The motor itself needs a water/glycol mix for cooling (ie 10 liters/min at a temperature of 50-60°C for the 275mm version). Expected pressure drop is about 0,15 bar.

The motor covers, which fit on both ends of the motor, exist in two variants; an air-cooled, and water cooled version. Efficiency tests are done at 50°C coolant temperature in normal ambient temperature conditions.  


How are the motors sealed?

If the motor is mounted against a flange or a motor cover is used, the rotor disk is sealed from the outside. Water cannot enter the motor this way. The junction box is also watertight (IP67). However, water or dust entering the air gap is not a significant problem since because in an axial flux design, fluids and particles are removed automatically due to the centrifugal forces (air gap is radially oriented). Secondly, thanks to our patented cooling concept, the sensitive parts (cores etc.) are completely sealed. The motor housing is made out of anodised aluminium which is effective against corrosion. 


How does the machine react in an overload situation?

The Magnax axial flux machine is a synchronous machine.
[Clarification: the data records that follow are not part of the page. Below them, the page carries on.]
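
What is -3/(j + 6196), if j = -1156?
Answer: -1/1680 ≈ -0.00059524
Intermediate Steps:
-3/(j + 6196) = -3/(-1156 + 6196) = -3/5040 = -3*1/5040 = -1/1680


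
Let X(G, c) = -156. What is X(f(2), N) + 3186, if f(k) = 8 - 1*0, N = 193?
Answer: 3030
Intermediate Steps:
f(k) = 8 (f(k) = 8 + 0 = 8)
X(f(2), N) + 3186 = -156 + 3186 = 3030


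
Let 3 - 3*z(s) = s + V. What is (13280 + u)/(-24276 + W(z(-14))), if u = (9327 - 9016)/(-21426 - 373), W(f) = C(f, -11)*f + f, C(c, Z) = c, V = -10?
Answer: -96496803/175743538 ≈ -0.54908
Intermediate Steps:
z(s) = 13/3 - s/3 (z(s) = 1 - (s - 10)/3 = 1 - (-10 + s)/3 = 1 + (10/3 - s/3) = 13/3 - s/3)
W(f) = f + f² (W(f) = f*f + f = f² + f = f + f²)
u = -311/21799 (u = 311/(-21799) = 311*(-1/21799) = -311/21799 ≈ -0.014267)
(13280 + u)/(-24276 + W(z(-14))) = (13280 - 311/21799)/(-24276 + (13/3 - ⅓*(-14))*(1 + (13/3 - ⅓*(-14)))) = 289490409/(21799*(-24276 + (13/3 + 14/3)*(1 + (13/3 + 14/3)))) = 289490409/(21799*(-24276 + 9*(1 + 9))) = 289490409/(21799*(-24276 + 9*10)) = 289490409/(21799*(-24276 + 90)) = (289490409/21799)/(-24186) = (289490409/21799)*(-1/24186) = -96496803/175743538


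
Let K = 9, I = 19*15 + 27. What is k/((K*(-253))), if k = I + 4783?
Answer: -5095/2277 ≈ -2.2376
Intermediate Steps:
I = 312 (I = 285 + 27 = 312)
k = 5095 (k = 312 + 4783 = 5095)
k/((K*(-253))) = 5095/((9*(-253))) = 5095/(-2277) = 5095*(-1/2277) = -5095/2277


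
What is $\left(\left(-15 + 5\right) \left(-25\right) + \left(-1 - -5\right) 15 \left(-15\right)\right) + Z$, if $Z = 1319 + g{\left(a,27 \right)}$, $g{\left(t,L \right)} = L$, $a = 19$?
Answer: $696$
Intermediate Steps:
$Z = 1346$ ($Z = 1319 + 27 = 1346$)
$\left(\left(-15 + 5\right) \left(-25\right) + \left(-1 - -5\right) 15 \left(-15\right)\right) + Z = \left(\left(-15 + 5\right) \left(-25\right) + \left(-1 - -5\right) 15 \left(-15\right)\right) + 1346 = \left(\left(-10\right) \left(-25\right) + \left(-1 + 5\right) 15 \left(-15\right)\right) + 1346 = \left(250 + 4 \cdot 15 \left(-15\right)\right) + 1346 = \left(250 + 60 \left(-15\right)\right) + 1346 = \left(250 - 900\right) + 1346 = -650 + 1346 = 696$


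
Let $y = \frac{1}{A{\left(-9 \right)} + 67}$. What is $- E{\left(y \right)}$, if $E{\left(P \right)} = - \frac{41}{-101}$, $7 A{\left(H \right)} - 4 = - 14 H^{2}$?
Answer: $- \frac{41}{101} \approx -0.40594$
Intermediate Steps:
$A{\left(H \right)} = \frac{4}{7} - 2 H^{2}$ ($A{\left(H \right)} = \frac{4}{7} + \frac{\left(-14\right) H^{2}}{7} = \frac{4}{7} - 2 H^{2}$)
$y = - \frac{7}{661}$ ($y = \frac{1}{\left(\frac{4}{7} - 2 \left(-9\right)^{2}\right) + 67} = \frac{1}{\left(\frac{4}{7} - 162\right) + 67} = \frac{1}{- \frac{1130}{7} + 67} = \frac{1}{- \frac{661}{7}} = - \frac{7}{661} \approx -0.01059$)
$E{\left(P \right)} = \frac{41}{101}$ ($E{\left(P \right)} = \left(-41\right) \left(- \frac{1}{101}\right) = \frac{41}{101}$)
$- E{\left(y \right)} = \left(-1\right) \frac{41}{101} = - \frac{41}{101}$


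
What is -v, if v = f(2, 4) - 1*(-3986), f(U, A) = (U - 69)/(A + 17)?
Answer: -83639/21 ≈ -3982.8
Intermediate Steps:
f(U, A) = (-69 + U)/(17 + A)
v = 83639/21 (v = (-69 + 2)/(17 + 4) - 1*(-3986) = -67/21 + 3986 = 83639/21 ≈ 3982.8)
-v = -1*83639/21 = -83639/21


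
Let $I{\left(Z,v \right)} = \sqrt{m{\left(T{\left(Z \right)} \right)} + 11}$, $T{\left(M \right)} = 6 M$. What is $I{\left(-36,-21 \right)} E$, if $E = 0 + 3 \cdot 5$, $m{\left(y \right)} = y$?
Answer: $15 i \sqrt{205} \approx 214.77 i$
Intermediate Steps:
$I{\left(Z,v \right)} = \sqrt{11 + 6 Z}$ ($I{\left(Z,v \right)} = \sqrt{6 Z + 11} = \sqrt{11 + 6 Z}$)
$E = 15$ ($E = 0 + 15 = 15$)
$I{\left(-36,-21 \right)} E = \sqrt{11 + 6 \left(-36\right)} 15 = \sqrt{11 - 216} \cdot 15 = \sqrt{-205} \cdot 15 = i \sqrt{205} \cdot 15 = 15 i \sqrt{205}$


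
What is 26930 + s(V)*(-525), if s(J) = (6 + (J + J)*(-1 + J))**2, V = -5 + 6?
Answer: 8030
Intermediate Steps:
V = 1
s(J) = (6 + 2*J*(-1 + J))**2 (s(J) = (6 + (2*J)*(-1 + J))**2 = (6 + 2*J*(-1 + J))**2)
26930 + s(V)*(-525) = 26930 + (4*(3 + 1**2 - 1*1)**2)*(-525) = 26930 + (4*(3 + 1 - 1)**2)*(-525) = 26930 + (4*3**2)*(-525) = 26930 + (4*9)*(-525) = 26930 + 36*(-525) = 26930 - 18900 = 8030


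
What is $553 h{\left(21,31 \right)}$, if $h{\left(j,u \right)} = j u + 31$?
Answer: $377146$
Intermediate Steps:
$h{\left(j,u \right)} = 31 + j u$
$553 h{\left(21,31 \right)} = 553 \left(31 + 21 \cdot 31\right) = 553 \left(31 + 651\right) = 553 \cdot 682 = 377146$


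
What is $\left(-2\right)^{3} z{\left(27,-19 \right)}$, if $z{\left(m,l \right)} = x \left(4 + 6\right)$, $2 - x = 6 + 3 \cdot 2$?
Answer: $800$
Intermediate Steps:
$x = -10$ ($x = 2 - \left(6 + 3 \cdot 2\right) = 2 - \left(6 + 6\right) = 2 - 12 = -10$)
$z{\left(m,l \right)} = -100$ ($z{\left(m,l \right)} = - 10 \left(4 + 6\right) = \left(-10\right) 10 = -100$)
$\left(-2\right)^{3} z{\left(27,-19 \right)} = \left(-2\right)^{3} \left(-100\right) = \left(-8\right) \left(-100\right) = 800$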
When the torque overload surpasses 200%, the machine will ‘jump a pole’ (which is not harmful to the Magnax machine), but can cause severe shocks in the load (ie wind turbine blades). From a thermal point of view, the machine can easily cope with higher continuous loads as long as that the cooling is sufficient. For small machines, the peak torque is generally limited to 10, maximum 20 seconds. There are pt100 heat sensors built in the machines which are connected with the drive. In case of overheating, the drive will shut down the machine to prevent overheating or avoid the pole jump.


What is the ideal and maximum operating temperature of rotor and stator?

We calculate with an operating temperature of 80°C for both stator as rotor discs. The max. peak temperature for the stator is 150°C. Max. peak temperature for the rotor is 120°C.